Three seconds of silence.

Then, from the direction of the writers' room, a head poked out. Frank Rossitano, LOVE DOLL hat slightly askew. He was looking down the hallway with the expression of someone trying to identify a noise they weren't sure they'd heard.

From behind Albert, the door to the production assistant bullpen opened and two PAs looked out with the same expression — searching, slightly confused, like they'd been trying to remember something and the attempt had surfaced without the actual memory.

From his left, Kenneth Parcell materialized from wherever he had been, clipboard in hand, and stopped next to Albert. He was quiet for a moment, which was unusual for Kenneth. Then:

"Did you feel that?"

Albert kept his voice neutral. "Feel what?"

"I don't know." Kenneth looked at his clipboard. Then at the hallway. Then at Albert. "It was like — I was thinking about the morning briefing and then suddenly I was thinking about you. Just, specifically, you. Like someone said your name, but quieter."

"That's strange."

"It might be the building," Kenneth said. "Old buildings do things. My grandma's house in Stone Mountain used to—" He stopped himself. "Anyway. Are you okay? Tracy can be intense in the initial getting-to-know-you phase."

"I'm fine."

"He doesn't actually think you moved the shark. Probably."

"I know."

Kenneth nodded slowly, the way he did when he'd decided something mattered more than he'd initially signaled. He made a small note on his clipboard. Albert watched him make it but couldn't read the handwriting from this distance.

"We've got audience staging in about forty minutes," Kenneth said. "I'll come find you."

He walked away.

Albert waited until he was gone.

Then he turned around, found the supply closet three doors down — the one with the latch that didn't quite catch, the one that smelled like cleaning solution and cardboard — and went inside.
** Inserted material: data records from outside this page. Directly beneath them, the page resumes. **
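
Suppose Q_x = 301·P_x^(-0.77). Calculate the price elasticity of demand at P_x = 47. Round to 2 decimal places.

-0.77

For a Cobb–Douglas (constant-elasticity) form Q_x = A·P_x^α·…, the elasticity with respect to P_x equals the exponent α at every point.
Here the exponent on P_x is -0.77, so the price elasticity of demand is -0.77.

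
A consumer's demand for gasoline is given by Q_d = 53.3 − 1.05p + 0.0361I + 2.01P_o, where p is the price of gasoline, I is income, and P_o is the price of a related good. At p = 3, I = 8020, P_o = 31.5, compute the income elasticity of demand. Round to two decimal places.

0.72

Substituting, Q_d = 53.3 − 1.05(3) + 0.0361(8020) + 2.01(31.5) = 53.3 − 3.15 + 289.522 + 63.315 = 402.987.
∂Q_d/∂I = +0.0361, so E_I = 0.0361·(8020/402.987) ≈ 0.72.
E_I ∈ (0,1): normal good (necessity).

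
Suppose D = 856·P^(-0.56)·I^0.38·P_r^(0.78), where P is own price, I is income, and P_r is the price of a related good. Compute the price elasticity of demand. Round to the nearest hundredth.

For a Cobb–Douglas (constant-elasticity) form D = A·P^α·…, the elasticity with respect to P equals the exponent α at every point.
Here the exponent on P is -0.56, so the price elasticity of demand is -0.56.

-0.56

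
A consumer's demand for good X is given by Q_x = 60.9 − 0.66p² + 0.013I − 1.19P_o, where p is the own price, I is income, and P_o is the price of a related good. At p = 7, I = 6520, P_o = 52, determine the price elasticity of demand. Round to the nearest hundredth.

At the given point, Q_x = 60.9 − 0.66(7)² + 0.013(6520) − 1.19(52) = 60.9 − 32.34 + 84.76 − 61.88 = 51.44.
∂Q_x/∂p = −2·0.66·p = -9.24, so E_p = -9.24·(7/51.44) ≈ -1.26.
|E_p| > 1: demand is elastic.

-1.26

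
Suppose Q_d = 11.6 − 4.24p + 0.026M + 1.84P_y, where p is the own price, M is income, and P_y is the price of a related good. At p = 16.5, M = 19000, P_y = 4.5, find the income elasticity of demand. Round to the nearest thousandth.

1.113

Evaluating quantity at (p, M, P_y) gives Q_d = 11.6 − 4.24(16.5) + 0.026(19000) + 1.84(4.5) = 11.6 − 69.96 + 494 + 8.28 = 443.92.
∂Q_d/∂M = +0.026, so E_I = 0.026·(19000/443.92) ≈ 1.113.
E_I > 1: normal good (luxury).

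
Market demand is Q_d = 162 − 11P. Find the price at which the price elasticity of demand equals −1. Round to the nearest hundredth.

7.36

For linear demand Q_d = a − bP, E = −bP/(a − bP). |E| = 1 ⇒ bP = a − bP ⇒ P = a/(2b).
P = 162/(2·11) ≈ 7.36.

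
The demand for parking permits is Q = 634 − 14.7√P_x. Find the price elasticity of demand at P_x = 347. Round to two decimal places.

At P_x = 347, Q = 360.1693.
dQ/dP_x = −14.7/(2√P_x) = −14.7/(2·18.6279).
Point elasticity E = (dQ/dP_x)·(P_x/Q) = -0.3946 × 347/360.1693 ≈ -0.38.
|E| < 1, so demand is inelastic at this price.

-0.38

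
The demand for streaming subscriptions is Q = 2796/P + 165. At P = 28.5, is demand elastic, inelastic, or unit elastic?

inelastic

At P = 28.5, Q = 263.1053.
dQ/dP = −2796/P² = −3.4423.
Point elasticity E = (dQ/dP)·(P/Q) = -3.4423 × 28.5/263.1053 ≈ -0.373.
|E| ≈ 0.373 < 1, so demand is inelastic.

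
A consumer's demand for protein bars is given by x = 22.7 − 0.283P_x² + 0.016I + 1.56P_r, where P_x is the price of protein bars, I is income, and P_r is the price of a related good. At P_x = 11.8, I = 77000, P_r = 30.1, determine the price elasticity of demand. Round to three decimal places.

-0.062

First evaluate x: 22.7 − 0.283(11.8)² + 0.016(77000) + 1.56(30.1) = 22.7 − 39.4049 + 1232 + 46.956 = 1262.2511.
∂x/∂P_x = −2·0.283·P_x = -6.6788, so E_p = -6.6788·(11.8/1262.2511) ≈ -0.062.
|E_p| < 1: demand is inelastic.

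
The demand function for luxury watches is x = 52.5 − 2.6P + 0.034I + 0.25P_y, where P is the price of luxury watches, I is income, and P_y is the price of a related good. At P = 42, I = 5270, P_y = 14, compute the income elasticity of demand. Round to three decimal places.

1.422

Substituting, x = 52.5 − 2.6(42) + 0.034(5270) + 0.25(14) = 52.5 − 109.2 + 179.18 + 3.5 = 125.98.
∂x/∂I = +0.034, so E_I = 0.034·(5270/125.98) ≈ 1.422.
E_I > 1: normal good (luxury).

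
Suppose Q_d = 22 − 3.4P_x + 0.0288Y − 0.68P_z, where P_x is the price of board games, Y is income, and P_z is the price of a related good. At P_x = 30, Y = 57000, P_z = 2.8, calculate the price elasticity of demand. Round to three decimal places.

-0.065

Q_d = 22 − 3.4(30) + 0.0288(57000) − 0.68(2.8) = 22 − 102 + 1641.6 − 1.904 = 1559.696.
∂Q_d/∂P_x = −3.4, so E_p = (−3.4)·(30/1559.696) ≈ -0.065.
|E_p| < 1: demand is inelastic.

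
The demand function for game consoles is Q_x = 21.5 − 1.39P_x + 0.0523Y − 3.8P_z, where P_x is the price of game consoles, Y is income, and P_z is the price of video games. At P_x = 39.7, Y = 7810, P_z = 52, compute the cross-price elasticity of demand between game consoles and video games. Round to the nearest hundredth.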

He stood in the dark with the HUD glowing faintly at the edge of his vision and held the endurance point allocation without actually allocating it yet.

He'd understood the incoming notification. He'd understood the rewards, the stat increases, the achievement framework. None of that was the problem.
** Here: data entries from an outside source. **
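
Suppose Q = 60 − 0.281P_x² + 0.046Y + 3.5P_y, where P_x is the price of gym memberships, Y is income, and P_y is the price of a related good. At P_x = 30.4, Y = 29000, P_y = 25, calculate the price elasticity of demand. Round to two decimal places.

-0.43

First evaluate Q: 60 − 0.281(30.4)² + 0.046(29000) + 3.5(25) = 60 − 259.689 + 1334 + 87.5 = 1221.811.
∂Q/∂P_x = −2·0.281·P_x = -17.0848, so E_p = -17.0848·(30.4/1221.811) ≈ -0.43.
|E_p| < 1: demand is inelastic.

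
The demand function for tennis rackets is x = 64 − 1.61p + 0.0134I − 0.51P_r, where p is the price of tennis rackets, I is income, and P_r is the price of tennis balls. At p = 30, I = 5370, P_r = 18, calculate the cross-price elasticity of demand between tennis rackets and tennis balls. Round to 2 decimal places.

-0.12

Substituting, x = 64 − 1.61(30) + 0.0134(5370) − 0.51(18) = 64 − 48.3 + 71.958 − 9.18 = 78.478.
∂x/∂P_r = −0.51, so E_xy = -0.51·(18/78.478) ≈ -0.12.
E_xy < 0: the goods are complements.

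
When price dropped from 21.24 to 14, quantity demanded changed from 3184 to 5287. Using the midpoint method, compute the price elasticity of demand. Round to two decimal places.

-1.21

%Δq = (5287 − 3184)/[(3184 + 5287)/2] = 2103/4235.5 ≈ 0.4965.
%ΔP = (14 − 21.24)/[(21.24 + 14)/2] = -7.24/17.62 ≈ -0.4109.
Arc elasticity E = %Δq/%ΔP ≈ 0.4965/-0.4109 ≈ -1.21.
|E| > 1: demand is elastic over this range.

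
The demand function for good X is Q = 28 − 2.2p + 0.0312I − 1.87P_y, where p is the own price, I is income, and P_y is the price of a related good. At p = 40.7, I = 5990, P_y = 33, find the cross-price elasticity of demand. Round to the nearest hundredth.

-0.97

First evaluate Q: 28 − 2.2(40.7) + 0.0312(5990) − 1.87(33) = 28 − 89.54 + 186.888 − 61.71 = 63.638.
∂Q/∂P_y = −1.87, so E_xy = -1.87·(33/63.638) ≈ -0.97.
E_xy < 0: the goods are complements.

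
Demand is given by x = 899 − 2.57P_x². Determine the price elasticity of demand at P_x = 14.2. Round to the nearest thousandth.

At P_x = 14.2, x = 380.7852.
dx/dP_x = −2·2.57·P_x = −72.988.
Point elasticity E = (dx/dP_x)·(P_x/x) = -72.988 × 14.2/380.7852 ≈ -2.722.
|E| > 1, so demand is elastic at this price.

-2.722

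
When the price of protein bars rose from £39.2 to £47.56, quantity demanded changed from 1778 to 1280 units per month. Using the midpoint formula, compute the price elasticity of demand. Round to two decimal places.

%ΔQ = (1280 − 1778)/[(1778 + 1280)/2] = -498/1529 ≈ -0.3257.
%ΔP = (47.56 − 39.2)/[(39.2 + 47.56)/2] = 8.36/43.38 ≈ 0.1927.
Arc elasticity E = %ΔQ/%ΔP ≈ -0.3257/0.1927 ≈ -1.69.
|E| > 1: demand is elastic over this range.

-1.69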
The problem was what came out.

He replayed the moment: the notification hitting, the warmth behind the sternum, Frank's head appearing, the PAs opening the door, Kenneth suddenly thinking about him specifically. Four separate people registering something they couldn't name. And not one of them had any reason to be thinking about Albert Myers in that moment — he was a page, three hours into his first day, invisible furniture in a building full of more interesting furniture.
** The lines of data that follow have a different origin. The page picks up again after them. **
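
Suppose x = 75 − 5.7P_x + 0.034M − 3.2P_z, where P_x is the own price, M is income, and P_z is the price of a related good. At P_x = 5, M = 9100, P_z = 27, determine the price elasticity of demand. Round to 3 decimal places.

At the given point, x = 75 − 5.7(5) + 0.034(9100) − 3.2(27) = 75 − 28.5 + 309.4 − 86.4 = 269.5.
∂x/∂P_x = −5.7, so E_p = (−5.7)·(5/269.5) ≈ -0.106.
|E_p| < 1: demand is inelastic.

-0.106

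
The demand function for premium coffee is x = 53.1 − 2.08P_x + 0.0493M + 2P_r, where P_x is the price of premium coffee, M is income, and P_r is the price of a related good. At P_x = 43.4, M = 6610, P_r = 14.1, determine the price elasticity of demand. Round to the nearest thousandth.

Evaluating quantity at (P_x, M, P_r) gives x = 53.1 − 2.08(43.4) + 0.0493(6610) + 2(14.1) = 53.1 − 90.272 + 325.873 + 28.2 = 316.901.
∂x/∂P_x = −2.08, so E_p = (−2.08)·(43.4/316.901) ≈ -0.285.
|E_p| < 1: demand is inelastic.

-0.285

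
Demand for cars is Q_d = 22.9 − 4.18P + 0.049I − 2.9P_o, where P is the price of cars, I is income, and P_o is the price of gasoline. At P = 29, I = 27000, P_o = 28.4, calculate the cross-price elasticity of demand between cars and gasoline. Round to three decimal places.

-0.072

At the given point, Q_d = 22.9 − 4.18(29) + 0.049(27000) − 2.9(28.4) = 22.9 − 121.22 + 1323 − 82.36 = 1142.32.
∂Q_d/∂P_o = −2.9, so E_xy = -2.9·(28.4/1142.32) ≈ -0.072.
E_xy < 0: the goods are complements.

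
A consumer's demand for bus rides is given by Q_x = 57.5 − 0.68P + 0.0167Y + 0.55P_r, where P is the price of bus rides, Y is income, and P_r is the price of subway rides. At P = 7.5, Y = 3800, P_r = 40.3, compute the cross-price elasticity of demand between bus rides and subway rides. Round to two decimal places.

0.16

At the given point, Q_x = 57.5 − 0.68(7.5) + 0.0167(3800) + 0.55(40.3) = 57.5 − 5.1 + 63.46 + 22.165 = 138.025.
∂Q_x/∂P_r = +0.55, so E_xy = 0.55·(40.3/138.025) ≈ 0.16.
E_xy > 0: the goods are substitutes.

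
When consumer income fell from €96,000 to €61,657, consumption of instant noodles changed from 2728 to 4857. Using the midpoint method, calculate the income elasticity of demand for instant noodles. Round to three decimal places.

-1.289

%ΔQ = (4857 − 2728)/[(2728+4857)/2] = 2129/3792.5 ≈ 0.5614.
%ΔM = (61,657 − 96,000)/[(96,000+61,657)/2] = -34343/78828.5 ≈ -0.4357.
E_I = %ΔQ/%ΔM ≈ -1.289.
E_I < 0: inferior good.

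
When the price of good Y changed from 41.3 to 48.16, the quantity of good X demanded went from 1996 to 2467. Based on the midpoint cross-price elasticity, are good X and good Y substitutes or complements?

%ΔQ_x = (2467 − 1996)/[(1996+2467)/2] = 471/2231.5 ≈ 0.2111.
%ΔP_y = (48.16 − 41.3)/[(41.3+48.16)/2] ≈ 0.1534.
E_xy = 0.2111/0.1534 ≈ 1.376.
E_xy > 0, so the goods are substitutes.

substitutes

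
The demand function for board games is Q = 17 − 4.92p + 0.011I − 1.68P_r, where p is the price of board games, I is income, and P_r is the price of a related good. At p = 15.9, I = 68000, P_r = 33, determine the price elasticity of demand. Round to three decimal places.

-0.124

First evaluate Q: 17 − 4.92(15.9) + 0.011(68000) − 1.68(33) = 17 − 78.228 + 748 − 55.44 = 631.332.
∂Q/∂p = −4.92, so E_p = (−4.92)·(15.9/631.332) ≈ -0.124.
|E_p| < 1: demand is inelastic.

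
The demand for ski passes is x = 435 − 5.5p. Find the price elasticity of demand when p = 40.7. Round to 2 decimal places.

-1.06

At p = 40.7, x = 211.15.
dx/dp = −5.5.
Point elasticity E = (dx/dp)·(p/x) = -5.5 × 40.7/211.15 ≈ -1.06.
|E| > 1, so demand is elastic at this price.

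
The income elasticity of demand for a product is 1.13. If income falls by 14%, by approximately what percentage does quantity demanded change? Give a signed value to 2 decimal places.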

The system didn't just track his accomplishments.

It announced them.

Every achievement he unlocked was going out as some kind of signal, some wordless broadcast that made the people around him suddenly aware of him, pull his face up from wherever faces got filed, think his name without meaning to. He had no idea how far it reached. He had no idea how many people had just gotten a flash of Albert Myers in their peripheral awareness.

He touched the NBC peacock pin on his blazer.

There were going to be more achievements. The system had an entire menu of them, still greyed out, still locked, still waiting for conditions to be met. Every single one of them was going to do this.

Every success was going to have witnesses he couldn't predict, couldn't control, couldn't redirect.

He had to understand how this worked before it happened again.

The cleaning-solution smell was starting to get into his clothes. Albert pushed the supply closet door open, stepped back into the hallway, and went to find Kenneth — because Kenneth had made a note, and Albert needed to know what was on that clipboard before Kenneth decided it meant something.